Beck also said those who identify as LGBT can often feel isolated. “When you can’t speak up in class when a teacher says something noninclusive you basically have no voice,” she said, adding that this does not only happen on campus. "There is difficulty expressing oneself without having to out themselves."
For 12 years, students at public schools across the nation, and an increasing number of those attending colleges and universities, celebrate Day of Silence each year, Beck said. It has become one of the largest student-led action-oriented events in the nation.
The week’s plans are:
Stephen Russell, a professor in the John and Doris School of Family and Consumer Sciences, has studied the experiences of “sexual minorities” in school settings and will speak during the memorial service to be held Thursday night.
“When LGBT people, people of color, women – when these people feel uncomfortable and unsafe, it comes back to this place of privilege that others have,” Russell said. “And for many people, that privilege is part of the majority culture.”
His work attempts to help schools and educators to become more responsive to the needs of LGBT youth and also responsive to the discrimination they face.
“Some will say, ‘Quit acting that way,’ or ‘Why are you acting in a way that attracts bullying?’ It’s what was happening in the 1960s and 1970s with race,” said Russell, who holds the Fitch Nesbitt Endowed Chair and is director of the UA's Frances McClelland Institute.

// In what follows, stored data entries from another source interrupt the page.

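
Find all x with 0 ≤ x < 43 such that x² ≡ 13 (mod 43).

Since 43 ≡ 3 (mod 4), a square root of 13 is 13^((43+1)/4) = 13^11 mod 43.
Repeated squaring: 13^2≡40, 13^4≡9, 13^8≡38 (mod 43).
13^11 = 13^(8+2+1) ≡ 23 (mod 43).
Check: 23² = 529 ≡ 13 (mod 43). The two roots are 20 and 23.

20, 23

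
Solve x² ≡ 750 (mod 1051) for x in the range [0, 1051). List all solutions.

Since 1051 ≡ 3 (mod 4), a square root of 750 is 750^((1051+1)/4) = 750^263 mod 1051.
Repeated squaring: 750^2≡215, 750^4≡1032, 750^8≡361, 750^16≡1048, 750^32≡9, 750^64≡81, 750^128≡255, 750^256≡914 (mod 1051).
750^263 = 750^(256+4+2+1) ≡ 84 (mod 1051).
Check: 84² = 7056 ≡ 750 (mod 1051). The two roots are 84 and 967.

84, 967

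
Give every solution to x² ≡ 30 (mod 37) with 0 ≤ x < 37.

37 ≡ 1 (mod 4), so we find a root by search.
Trying successive values, 17² = 289 ≡ 30 (mod 37). The other root is 37 − 17 = 20.

17, 20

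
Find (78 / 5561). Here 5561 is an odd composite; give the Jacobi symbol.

-1

Pull out 2: since 5561 ≡ 1 (mod 8), (2/5561) = +1.
Reciprocity: 39 ≡ 3 and 5561 ≡ 1 (mod 4), so (39/5561) = +(5561/39).
Reduce top mod 39: now compute (23/39).
Reciprocity: 23 ≡ 3 and 39 ≡ 3 (mod 4), so (23/39) = −(39/23).
Reduce top mod 23: now compute (16/23).
Pull out 2^4: since 23 ≡ 7 (mod 8), (2/23) = +1, so (2/23)^4 = +1.
Reached (1/23) = 1. Collecting the sign flips along the way, the symbol is -1.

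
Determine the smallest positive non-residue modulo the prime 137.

3

(2/137) = +1, so 2 is a residue.
(3/137) = −1, so 3 is the smallest positive non-residue mod 137.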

But instead of trying to change LGBT students, educators and others must change their response to such students. This requires specific anti-bullying and anti-harassment policies, teacher intervention when problems arise in the classroom and the creation and support of school clubs with LGBT and allied members, Russell said.
He also said students must have access to resources and support. School curricula should include information about people who identify as LGBT – an approach that is highly contentious, he said.
Russell's research suggests that “educational leadership makes a difference and when you do those things kids feel safe.” When such actions fail, he added, LGBT youth are prone to feel depressed and suicidal and have lower levels of academic success. “School is not their priority if safety is their priority.”